Colin pleaded sleepiness on their return from the piazza as an excuse for early retirement, but the sleepiness was not of the sort that led to sleep, and he lay long awake, blissfully content and wondering at himself with an intense and conscious interest. Never before had it so forcibly struck him that deception was a thing that was dear to him through some inherent attraction of its own, irrespective of what material advantages it might bring him; it was lovely in itself, irrespective of the fruit it bore. Never yet, too, had it struck him at all that he disliked love, and this was a discovery worth thinking over.

Often, especially during these last weeks, he had known that his father’s love for him bored him, as considered as an abstract quality, though he welcomed it as a means to an end. That end invariably had been not only the material advantages it brought him, but the gratification of his own hatred of Raymond. For, so he unerringly observed, his own endearing of himself to his father served to displace Raymond more and more, and to-day’s manœuvres were a brilliant counter-attack to the improved position Raymond had made for himself in those last weeks at Stanier. But, apart from these ends, he had no use for any love that was given him, nor any desire to give in return. To hate and to get, he found, when he looked into himself, was the mainspring which moved thought, word, and action.

Outside, the evening breeze had quite died down, but the silent tranquillity of the summer night was broken by the sound of a footfall on the garden terrace below the window, which he knew must be that of his father strolling up and down there. For a moment that rather vexed him; it seemed to disturb his own isolation, for he wanted to be entirely encompassed in himself. It was inconsiderate of his father to go quarter-decking out there, intruding into his own consciousness; besides, Colin had told him that he was sleepy, and he should have kept quiet.

But then the explanation of his ramble up and down occurred to Colin. There could be no doubt that his father was troubled for him, and was made restless by thinking of him and his disappointment. That made Colin smile, not for pleasure in his father’s love, but for pleasure in his trouble. He was worrying himself over Colin’s aching heart, and the boy had a smile for that pleasing thought; it had an incense for him.

He began to wonder, idly at first, but with growing concentration, whether he hated his father. He did not wish him ill, but ... but supposing this business of the register was satisfactorily accomplished, and supposing he succeeded, as he felt no doubt he would, in causing Violet to throw over Raymond and marry himself, he did not see that there would be much gained by his father’s continued existence. He would be in the way then, he would stand between him and his mastership, through Violet, of Stanier. That, both from his passion for the place, and from the joyous triumph of ejecting Raymond, was the true object of his life: possession and hatred, to get and to hate. His father, when these preliminary feats had been carried through, would be an obstacle to his getting, and he supposed that he would hate him then.

Lying cool and naked under his sheet, Colin suddenly felt himself flush with the exuberance of desire and vitality. Hate seemed as infinite as love; you could not plumb the depths of the former any more than you could scale the heights of the other, while acquisition, the clutching and the holding, stretched as far as renunciation; he who lived for himself would not be satisfied until he had grasped all, any more than he who lived for others would not be satisfied until he had given all, retaining nothing out of self-love.
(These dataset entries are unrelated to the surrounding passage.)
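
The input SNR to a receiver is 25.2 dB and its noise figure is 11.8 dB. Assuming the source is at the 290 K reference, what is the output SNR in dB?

13.4 dB

By definition F = SNR_in/SNR_out, so in dB: SNR_out = SNR_in − NF
SNR_out = 25.2 − 11.8 = 13.4 dB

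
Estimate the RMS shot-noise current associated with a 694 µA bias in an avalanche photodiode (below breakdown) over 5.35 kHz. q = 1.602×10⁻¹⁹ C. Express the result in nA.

I_n = √(2qI·B)
2qI·B = 2 × 1.602×10⁻¹⁹ × 6.94×10⁻⁴ × 5.35×10³ = 1.19×10⁻¹⁸ A²
I_n = √(1.19×10⁻¹⁸) = 1.09×10⁻⁹ A = 1.09 nA

1.09 nA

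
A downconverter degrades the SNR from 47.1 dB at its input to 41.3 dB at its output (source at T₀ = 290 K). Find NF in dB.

NF (dB) = SNR_in(dB) − SNR_out(dB) when the source is at T₀
NF = 47.1 − 41.3 = 5.8 dB

5.8 dB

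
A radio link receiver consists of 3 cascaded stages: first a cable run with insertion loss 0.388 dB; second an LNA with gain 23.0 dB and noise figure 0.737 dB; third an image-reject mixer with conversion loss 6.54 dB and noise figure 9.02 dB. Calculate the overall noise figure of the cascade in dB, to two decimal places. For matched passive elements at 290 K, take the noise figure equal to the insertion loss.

1.25 dB

Convert to linear (a loss of L dB is a gain of −L dB): F_i = 10^(NF_i/10), G_i = 10^(G_i,dB/10)
  Stage 1: F_1 = 10^(0.388/10) = 1.093, G_1 = 10^(−0.388/10) = 0.9145
  Stage 2: F_2 = 10^(0.737/10) = 1.185, G_2 = 10^(23.0/10) = 199.5
  Stage 3: F_3 = 10^(9.02/10) = 7.980, G_3 = 10^(−6.54/10) = 0.2218
Friis cascade:
  F = 1.093 + (1.185 − 1)/0.9145 + (7.980 − 1)/182.5 = 1.334
NF = 10 log₁₀(1.334) = 1.25 dB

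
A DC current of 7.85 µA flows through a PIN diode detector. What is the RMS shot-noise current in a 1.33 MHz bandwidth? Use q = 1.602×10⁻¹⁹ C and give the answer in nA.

1.83 nA

I_n = √(2qI·B)
2qI·B = 2 × 1.602×10⁻¹⁹ × 7.85×10⁻⁶ × 1.33×10⁶ = 3.35×10⁻¹⁸ A²
I_n = √(3.35×10⁻¹⁸) = 1.83×10⁻⁹ A = 1.83 nA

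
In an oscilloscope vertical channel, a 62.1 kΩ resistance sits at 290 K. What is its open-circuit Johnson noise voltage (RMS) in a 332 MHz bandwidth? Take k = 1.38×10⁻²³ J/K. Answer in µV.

574 µV

V_n = √(4kTRB)
4kTRB = 4 × 1.38×10⁻²³ × 290 × 6.21×10⁴ × 3.32×10⁸ = 3.30×10⁻⁷ V²
V_n = √(3.30×10⁻⁷) = 5.74×10⁻⁴ V = 574 µV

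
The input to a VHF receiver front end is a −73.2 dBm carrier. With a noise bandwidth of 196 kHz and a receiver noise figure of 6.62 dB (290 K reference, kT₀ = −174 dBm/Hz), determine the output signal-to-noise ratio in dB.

41.3 dB

Noise floor: N = −174 + 10 log₁₀(B) + NF
10 log₁₀(1.96×10⁵) = 52.92 dB
N = −174 + 52.92 + 6.62 = −114.46 dBm
SNR = P_sig − N = −73.2 − (−114.46) = 41.26 dB → 41.3 dB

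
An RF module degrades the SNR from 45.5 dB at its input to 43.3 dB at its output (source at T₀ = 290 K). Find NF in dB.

NF (dB) = SNR_in(dB) − SNR_out(dB) when the source is at T₀
NF = 45.5 − 43.3 = 2.2 dB

2.2 dB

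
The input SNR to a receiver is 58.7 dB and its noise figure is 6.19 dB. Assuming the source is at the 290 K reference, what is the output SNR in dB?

52.51 dB

By definition F = SNR_in/SNR_out, so in dB: SNR_out = SNR_in − NF
SNR_out = 58.7 − 6.19 = 52.51 dB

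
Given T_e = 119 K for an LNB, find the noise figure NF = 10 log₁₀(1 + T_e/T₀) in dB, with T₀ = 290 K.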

With Violet as his wife, legal owner of Stanier, and Raymond outcast and disinherited, it seemed to Colin that he would have all he wanted, and yet in this flush of desire that combed through him now, as the tide combs through the weeds of the sea, he realised that desire was infinite and could never be satisfied when once it had become the master passion. No one who is not content will ever be content, and none so burned with unsatisfied longing as he. If he could not love he could hate, and if he could not give he could get.

The steps on the terrace below had long ceased, though, absorbed in this fever of himself, he had not noticed their cessation. His activity of thought communicated itself to his body, and it was impossible in this galvanic restlessness to lie quiet in bed. Movement was necessary, and, wrapping his sheet round him, he went to his open window and leaned out.

The night was starlit and utterly tranquil; no whisper of movement sounded from the stone-pine that stood in the garden and challenged by its stirring the most imperceptible of breezes. Yet to his sense the quiet tingled with some internal and tremendous vibration; a force was abroad which held it gripped and charged to the uttermost, and it was this force, whatever it was, that thrilled and possessed him. The warm, tingling current of it bathed and intoxicated him; it raced through his veins, bracing his muscles and tightening up the nerves and vigour of him, and, stretching out his arms, he let the sheet drop from him so as to drink it in through every thirsting pore of his body. Like the foaming water in a loch, it rose and rose in him, until the limit of his capacity was reached, and his level was that of the river that poured it into him. And at that, so it seemed, when now he had opened himself out to the utmost to receive it, the pressure which had made him restless was relieved, and, unutterably tired and content, he went back to bed, and instantly sank into the profound gulfs of healthy and dreamless slumber.

His father had usually finished breakfast when Colin appeared, but next morning it was the boy who was in advance.